As for the other hogwash about illusions,
You are what you are.
At the end, size of a content and upscale while watching matters. Because it is us who are watching it. Not some rule book. I can encode 100x100 pixel with CRF 0 and guess how it is going to look on my HD TV? Can you comprehend this?
Last edited by _Al_; 19th Aug 2020 at 10:40.
Artifacts in an sd encode are much bigger on an hd screen than artifacts in an hd encode on the same screen.
HD still needs more bits of course, and using a fixed crf will of course generate a much higher bitrate for the half encode relative to the sd encode. However, it’s often good to use a lower crf for SD content.
It's common knowledge to use higher CRF Values, as the resolution goes up.
From the official Handbrake Documentation:
Recommended settings for x264 and x265 encoders:
RF 18-22 for 480p/576p Standard Definition
RF 19-23 for 720p High Definition
RF 20-24 for 1080p Full High Definition
RF 22-28 for 2160p 4K Ultra High Definition
Imperfections tend to be more noticeable at larger display sizes and closer viewing distances. This is especially true for lower resolution videos (less than 720p), which are typically scaled or “blown up” to fill your display, magnifying even minor imperfections in quality.

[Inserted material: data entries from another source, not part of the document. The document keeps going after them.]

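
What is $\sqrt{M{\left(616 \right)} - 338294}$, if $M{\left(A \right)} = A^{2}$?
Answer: $\sqrt{41162} \approx 202.88$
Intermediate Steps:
$\sqrt{M{\left(616 \right)} - 338294} = \sqrt{616^{2} - 338294} = \sqrt{379456 - 338294} = \sqrt{41162}$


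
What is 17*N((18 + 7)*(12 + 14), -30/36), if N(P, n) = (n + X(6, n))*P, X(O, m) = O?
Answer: 171275/3 ≈ 57092.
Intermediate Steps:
N(P, n) = P*(6 + n) (N(P, n) = (n + 6)*P = (6 + n)*P = P*(6 + n))
17*N((18 + 7)*(12 + 14), -30/36) = 17*(((18 + 7)*(12 + 14))*(6 - 30/36)) = 17*((25*26)*(6 - 30*1/36)) = 17*(650*(6 - ⅚)) = 17*(650*(31/6)) = 17*(10075/3) = 171275/3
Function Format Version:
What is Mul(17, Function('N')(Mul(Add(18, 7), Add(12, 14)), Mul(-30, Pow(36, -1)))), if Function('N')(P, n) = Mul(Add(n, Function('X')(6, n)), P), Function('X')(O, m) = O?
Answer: Rational(171275, 3) ≈ 57092.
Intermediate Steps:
Function('N')(P, n) = Mul(P, Add(6, n)) (Function('N')(P, n) = Mul(Add(n, 6), P) = Mul(Add(6, n), P) = Mul(P, Add(6, n)))
Mul(17, Function('N')(Mul(Add(18, 7), Add(12, 14)), Mul(-30, Pow(36, -1)))) = Mul(17, Mul(Mul(Add(18, 7), Add(12, 14)), Add(6, Mul(-30, Pow(36, -1))))) = Mul(17, Mul(Mul(25, 26), Add(6, Mul(-30, Rational(1, 36))))) = Mul(17, Mul(650, Add(6, Rational(-5, 6)))) = Mul(17, Mul(650, Rational(31, 6))) = Mul(17, Rational(10075, 3)) = Rational(171275, 3)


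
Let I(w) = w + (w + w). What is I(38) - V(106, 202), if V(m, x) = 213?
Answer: -99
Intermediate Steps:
I(w) = 3*w (I(w) = w + 2*w = 3*w)
I(38) - V(106, 202) = 3*38 - 1*213 = 114 - 213 = -99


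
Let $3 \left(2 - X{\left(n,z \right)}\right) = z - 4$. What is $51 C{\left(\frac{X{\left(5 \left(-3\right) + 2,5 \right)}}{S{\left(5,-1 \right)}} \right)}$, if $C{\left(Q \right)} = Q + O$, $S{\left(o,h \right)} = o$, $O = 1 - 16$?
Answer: $-748$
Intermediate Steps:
$O = -15$ ($O = 1 - 16 = -15$)
$X{\left(n,z \right)} = \frac{10}{3} - \frac{z}{3}$ ($X{\left(n,z \right)} = 2 - \frac{z - 4}{3} = 2 - \frac{-4 + z}{3} = 2 - \left(- \frac{4}{3} + \frac{z}{3}\right) = \frac{10}{3} - \frac{z}{3}$)
$C{\left(Q \right)} = -15 + Q$ ($C{\left(Q \right)} = Q - 15 = -15 + Q$)
$51 C{\left(\frac{X{\left(5 \left(-3\right) + 2,5 \right)}}{S{\left(5,-1 \right)}} \right)} = 51 \left(-15 + \frac{\frac{10}{3} - \frac{5}{3}}{5}\right) = 51 \left(-15 + \left(\frac{10}{3} - \frac{5}{3}\right) \frac{1}{5}\right) = 51 \left(-15 + \frac{5}{3} \cdot \frac{1}{5}\right) = 51 \left(-15 + \frac{1}{3}\right) = 51 \left(- \frac{44}{3}\right) = -748$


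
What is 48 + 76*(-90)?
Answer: -6792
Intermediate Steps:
48 + 76*(-90) = 48 - 6840 = -6792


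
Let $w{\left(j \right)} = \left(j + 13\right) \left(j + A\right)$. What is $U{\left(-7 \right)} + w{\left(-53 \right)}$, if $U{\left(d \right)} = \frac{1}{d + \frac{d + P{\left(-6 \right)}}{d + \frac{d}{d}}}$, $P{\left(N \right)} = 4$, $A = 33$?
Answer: $\frac{10398}{13} \approx 799.85$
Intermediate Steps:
$w{\left(j \right)} = \left(13 + j\right) \left(33 + j\right)$ ($w{\left(j \right)} = \left(j + 13\right) \left(j + 33\right) = \left(13 + j\right) \left(33 + j\right)$)
$U{\left(d \right)} = \frac{1}{d + \frac{4 + d}{1 + d}}$ ($U{\left(d \right)} = \frac{1}{d + \frac{d + 4}{d + \frac{d}{d}}} = \frac{1}{d + \frac{4 + d}{d + 1}} = \frac{1}{d + \frac{4 + d}{1 + d}}$)
$U{\left(-7 \right)} + w{\left(-53 \right)} = \frac{1 - 7}{4 + \left(-7\right)^{2} + 2 \left(-7\right)} + \left(429 + \left(-53\right)^{2} + 46 \left(-53\right)\right) = \frac{1}{4 + 49 - 14} \left(-6\right) + \left(429 + 2809 - 2438\right) = \frac{1}{39} \left(-6\right) + 800 = - \frac{2}{13} + 800 = \frac{10398}{13}$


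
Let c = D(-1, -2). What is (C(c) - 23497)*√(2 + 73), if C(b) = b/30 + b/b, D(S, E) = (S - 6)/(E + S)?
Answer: -2114633*√3/18 ≈ -2.0348e+5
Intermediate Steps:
D(S, E) = (-6 + S)/(E + S)
c = 7/3 (c = (-6 - 1)/(-2 - 1) = -7/(-3) = -⅓*(-7) = 7/3 ≈ 2.3333)
C(b) = 1 + b/30 (C(b) = b*(1/30) + 1 = b/30 + 1 = 1 + b/30)
(C(c) - 23497)*√(2 + 73) = ((1 + (1/30)*(7/3)) - 23497)*√(2 + 73) = ((1 + 7/90) - 23497)*√75 = (97/90 - 23497)*(5*√3) = -2114633*√3/18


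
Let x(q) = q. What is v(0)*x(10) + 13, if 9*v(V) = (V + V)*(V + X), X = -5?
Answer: 13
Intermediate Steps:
v(V) = 2*V*(-5 + V)/9 (v(V) = ((V + V)*(V - 5))/9 = ((2*V)*(-5 + V))/9 = (2*V*(-5 + V))/9 = 2*V*(-5 + V)/9)
v(0)*x(10) + 13 = ((2/9)*0*(-5 + 0))*10 + 13 = ((2/9)*0*(-5))*10 + 13 = 0*10 + 13 = 0 + 13 = 13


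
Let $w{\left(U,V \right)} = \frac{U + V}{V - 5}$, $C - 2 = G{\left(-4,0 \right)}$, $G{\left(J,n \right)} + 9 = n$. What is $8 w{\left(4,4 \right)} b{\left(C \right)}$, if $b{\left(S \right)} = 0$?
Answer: $0$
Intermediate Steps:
$G{\left(J,n \right)} = -9 + n$
$C = -7$ ($C = 2 + \left(-9 + 0\right) = 2 - 9 = -7$)
$w{\left(U,V \right)} = \frac{U + V}{-5 + V}$
$8 w{\left(4,4 \right)} b{\left(C \right)} = 8 \frac{4 + 4}{-5 + 4} \cdot 0 = 8 \frac{1}{-1} \cdot 8 \cdot 0 = 8 \left(\left(-1\right) 8\right) 0 = 8 \left(-8\right) 0 = \left(-64\right) 0 = 0$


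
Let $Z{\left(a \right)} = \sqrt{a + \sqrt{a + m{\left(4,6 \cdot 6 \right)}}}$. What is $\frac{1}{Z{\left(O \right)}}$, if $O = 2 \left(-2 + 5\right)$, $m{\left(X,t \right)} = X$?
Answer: $\frac{1}{\sqrt{6 + \sqrt{10}}} \approx 0.33037$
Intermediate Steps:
$O = 6$ ($O = 2 \cdot 3 = 6$)
$Z{\left(a \right)} = \sqrt{a + \sqrt{4 + a}}$ ($Z{\left(a \right)} = \sqrt{a + \sqrt{a + 4}} = \sqrt{a + \sqrt{4 + a}}$)
$\frac{1}{Z{\left(O \right)}} = \frac{1}{\sqrt{6 + \sqrt{4 + 6}}} = \frac{1}{\sqrt{6 + \sqrt{10}}}$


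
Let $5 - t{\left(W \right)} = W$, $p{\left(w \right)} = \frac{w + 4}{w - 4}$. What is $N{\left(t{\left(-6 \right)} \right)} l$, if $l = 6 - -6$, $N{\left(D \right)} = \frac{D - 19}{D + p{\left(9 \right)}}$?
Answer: $- \frac{120}{17} \approx -7.0588$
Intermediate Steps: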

You may wish to slightly increase quality (lower CRF) for viewing on larger displays (50 inches / 125 cm diagonal or greater), or where viewing from closer than average distances. Reduced quality may be acceptable for viewing on smaller screens or where storage space is limited, e.g. mobile devices.
You encoded the 4k samples at CRF24, and they looked great. I would never encode a SD source at CRF24. Try downscaling one of your 4k sources to SD and encode at CRF24, then upscale the encode for playback on a 4k display. It's not hard to deduce which encode is going to have more visible encoding artefacts, when viewed at the same resolution.
Well, the original source is 1080HD but as I said due to the limitations of VRAM usage in the program(720p requires 10-11GB of VRAM) it must be halved in resolution(960x540) before interpolation. So the output is SD albeit very good quality SD. I then use AI to upscale to 4K which produces a folder of several TB of tif images, which then is compressed to h.265 where I look for a bitrate similar to that of 4KUHD discs 60-90mbps.
My follow up questions are about the resulting SD files from the DAIN APP. If I set the CRF for DAIN at 14 that gives a higher bitrate SD file. So if I'm looking for best quality, is it reasonable to try and get a bitrate that is half that of the original file, given that it is half the resolution? Did that make sense? Ultimately this about the quality I feed the AI upscale software as that creates(literally) uncompressed 4K data.
Would you care to say why it is a crap? Encoding UHD or SD is not the same, because size does matter.
The meaning of crf values actually depends on what codec you are using (ex: x264), see ffmpeg Video Encoding Guide: https://trac.ffmpeg.org/wiki/Encode/H.264)
I don't know what DAIN APP is or what it outputs.
540p is mod4 (544 would be mod16). 540 to UHD is x4 on Height for AI upscaling.
Given your very specific application, it's probably a good idea to test out what works best for you on a small representative sample of your sources.
I know almost nothing about how video encoding works, but take the use of motion vectors as an example. You have a picture that's spread over 4k's worth of pixels. The picture changes from frame to frame, but isn't it more likely the encoder will find a good match for a block at a higher resolution, because neighbouring blocks are more likely to be different at lower resolutions? Just a thought....
1: A 4k frame, encoded at CRF24 (x264), downscaled to 1080p on playback.
2: The same frame, downscaled to 960x400 and encoded at CRF24 (default settings), then upscaled to 1080p on playback.
3: The same frame, downscaled to 960x400 and encoded at CRF18 (default settings), then upscaled to 1080p on playback.
Notice how the SD CRF24 encode looks pretty average next to the CRF24 UHD source at the same resolution (1080p)?
Notice how the SD CRF18 encode compares far more favourably?
Conclusion.... when upscaling SD to HD or UHD on playback, the encoding quality, or lack thereof, is more noticeable. Therefore, lower resolutions require lower CRF values, while for higher resolutions you can get away with higher CRF values.